What is the way to detect and distinguish input tags from each opened window so that value does not get filled repeatably in common input tags that appear on most pages of website. My code is following:

require 'rubygems'
require 'selenium-webdriver'
require 'timeout'

class Clicker
def open_new_window(url)
  @driver = Selenium::WebDriver.for :firefox
  @url = @driver.get " http://test.acunetix.com "
  @link = Array.new(@driver.find_elements(:tag_name, "a"))
  @windows = Array.new(@driver.window_handles())
  @link.each do |a|
      a = @driver.execute_script("var d=document,a=d.createElement('a');a.target='_blank';a.href=arguments[0];a.innerHTML='.';d.body.appendChild(a);return a", a)
      a.click
    end
    i = @driver.window_handles
    i[0..i.length].each do |handle|
        @driver.switch_to().window(handle)
        puts @driver.current_url()
        inputs = Array.new(@driver.find_elements(:tag_name, 'input'))
        forms = Array.new(@driver.find_elements(:tag_name, 'form'))
        inputs.each do |i|
            begin
                i.send_keys "value"
                puts i.class
                i.submit
                rescue Timeout::Error => exc
                    puts "ERROR: #{exc.message}"
                rescue Errno::ETIMEDOUT => exc
                    puts "ERROR: #{exc.message}"
                rescue Exception => exc
                    puts "ERROR: #{exc.message}"
            end
        end 
        forms.each do |j|
            begin
                j.send_keys "value"
                j.submit
                rescue Timeout::Error => exc
                    puts "ERROR: #{exc.message}"
                rescue Errno::ETIMEDOUT => exc
                    puts "ERROR: #{exc.message}"
                rescue Exception => exc
                    puts "ERROR: #{exc.message}"
            end
        end

    end
#Switch back to the original window
    @driver.switch_to().window(i[0])
end
end
ol = Clicker.new
url = ""
ol.open_new_window(url)

Guide me how can I get all requeat and response headers with response body using Selenium Webdriver or using http.set_debug_output of ruby's net/http ?

回答1:

Selenium is not one of the best options to use to attempt to build a "web-crawler". It can be too flakey at times, especially when it comes across unexpected scenarios. Selenium WebDriver is a great tool for automating and testing expectancies and user interactions. Instead, good old fashioned curl would probably be a better option for web-crawling. Also, I am pretty sure there are some ruby gems that might help you web-crawl, just Google search it!

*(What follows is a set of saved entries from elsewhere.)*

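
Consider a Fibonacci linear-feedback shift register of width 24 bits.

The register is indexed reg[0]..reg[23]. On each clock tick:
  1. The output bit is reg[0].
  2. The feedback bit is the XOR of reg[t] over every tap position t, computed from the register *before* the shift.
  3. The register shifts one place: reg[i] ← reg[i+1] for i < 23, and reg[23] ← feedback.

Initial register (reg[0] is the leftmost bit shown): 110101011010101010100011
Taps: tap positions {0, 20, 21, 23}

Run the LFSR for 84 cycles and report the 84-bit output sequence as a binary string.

110101011010101010100011000001100000110101101111111110110110010100010111101001101001

tick  register→output (feedback)
  0  110101011010101010100011→1 (0)
  1  101010110101010101000110→1 (0)
  2  010101101010101010001100→0 (0)
  3  101011010101010100011000→1 (0)
  4  010110101010101000110000→0 (0)
  5  101101010101010001100000→1 (1)
  6  011010101010100011000001→0 (1)
  7  110101010101000110000011→1 (0)
  8  101010101010001100000110→1 (0)
  9  010101010100011000001100→0 (0)
 10  101010101000110000011000→1 (0)
 11  010101010001100000110000→0 (0)
 12  101010100011000001100000→1 (1)
 13  010101000110000011000001→0 (1)
 14  101010001100000110000011→1 (0)
 15  010100011000001100000110→0 (1)
 16  101000110000011000001101→1 (0)
 17  010001100000110000011010→0 (1)
 18  100011000001100000110101→1 (1)
 19  000110000011000001101011→0 (0)
 20  001100000110000011010110→0 (1)
 21  011000001100000110101101→0 (1)
 22  110000011000001101011011→1 (1)
 23  100000110000011010110111→1 (1)
 24  000001100000110101101111→0 (1)
 25  000011000001101011011111→0 (1)
 26  000110000011010110111111→0 (1)
 27  001100000110101101111111→0 (1)
 28  011000001101011011111111→0 (1)
 29  110000011010110111111111→1 (0)
 30  100000110101101111111110→1 (1)
 31  000001101011011111111101→0 (1)
 32  000011010110111111111011→0 (0)
 33  000110101101111111110110→0 (1)
 34  001101011011111111101101→0 (1)
 35  011010110111111111011011→0 (0)
 36  110101101111111110110110→1 (0)
 37  101011011111111101101100→1 (1)
 38  010110111111111011011001→0 (0)
 39  101101111111110110110010→1 (1)
 40  011011111111101101100101→0 (0)
 41  110111111111011011001010→1 (0)
 42  101111111110110110010100→1 (0)
 43  011111111101101100101000→0 (1)
 44  111111111011011001010001→1 (0)
 45  111111110110110010100010→1 (1)
 46  111111101101100101000101→1 (1)
 47  111111011011001010001011→1 (1)
 48  111110110110010100010111→1 (1)
 49  111101101100101000101111→1 (0)
 50  111011011001010001011110→1 (1)
 51  110110110010100010111101→1 (0)
 52  101101100101000101111010→1 (0)
 53  011011001010001011110100→0 (1)
 54  110110010100010111101001→1 (1)
 55  101100101000101111010011→1 (0)
 56  011001010001011110100110→0 (1)
 57  110010100010111101001101→1 (0)
 58  100101000101111010011010→1 (0)
 59  001010001011110100110100→0 (1)
 60  010100010111101001101001→0 (0)
 61  101000101111010011010010→1 (1)
 62  010001011110100110100101→0 (0)
 63  100010111101001101001010→1 (0)
 64  000101111010011010010100→0 (1)
 65  001011110100110100101001→0 (0)
 66  010111101001101001010010→0 (0)
 67  101111010011010010100100→1 (0)
 68  011110100110100101001000→0 (1)
 69  111101001101001010010001→1 (0)
 70  111010011010010100100010→1 (1)
 71  110100110100101001000101→1 (1)
 72  101001101001010010001011→1 (1)
 73  010011010010100100010111→0 (0)
 74  100110100101001000101110→1 (1)
 75  001101001010010001011101→0 (1)
 76  011010010100100010111011→0 (0)
 77  110100101001000101110110→1 (0)
 78  101001010010001011101100→1 (1)
 79  010010100100010111011001→0 (0)
 80  100101001000101110110010→1 (1)
 81  001010010001011101100101→0 (0)
 82  010100100010111011001010→0 (1)
 83  101001000101110110010101→1 (1)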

But To answer the actual question if you were to use Selenium WebDriver:

I'd work out a filtering algorithm where you can add the HTML of an element that you interact with to an variable array. Then, when you go on to the next window/tab/link, it would check against the variable array and skip the element if it finds a matching HTML value.

Unfortunately, SWD does not support getting request headers and responses with its API. The common work-around is to use a third party proxy to intercept the requests.

============

Now I'd like to address a few issues with your code.

I'd suggest before iterating over the links, add a @default_current_window = @driver.window_handle. This will allow you to always return back to the correct window at the end of your script when you call @driver.switch_to.window(@default_current_window).

In your @links iterator, instead of iterating over all the possible windows that could be displayed, use @driver.switch_to.window(@driver.window_handles.last). This will switch to the most recently displayed new window (and it only needs to happen once per link click!).

You can DRY up your inputs and form code by doing something like this:

inputs = []
inputs << @driver.find_elements(:tag_name => "input")
inputs << @driver.find_elements(:tag_name => "form")
inputs.flatten
inputs.each do |i|
  begin
    i.send_keys "value"
    i.submit
  rescue e
    puts "ERROR: #{e.message}"
  end
end

Please note how I just added all of the elements you wanted SWD to find into a single array variable that you iterate over. Then, when something bad happens, a single rescue is needed (I assume you don't want to automatically quit from there, which is why you just want to print the message to the screen).

Learning to DRY up your code and use external gems will help you achieve a lot of what you are trying to do, and at a faster pace.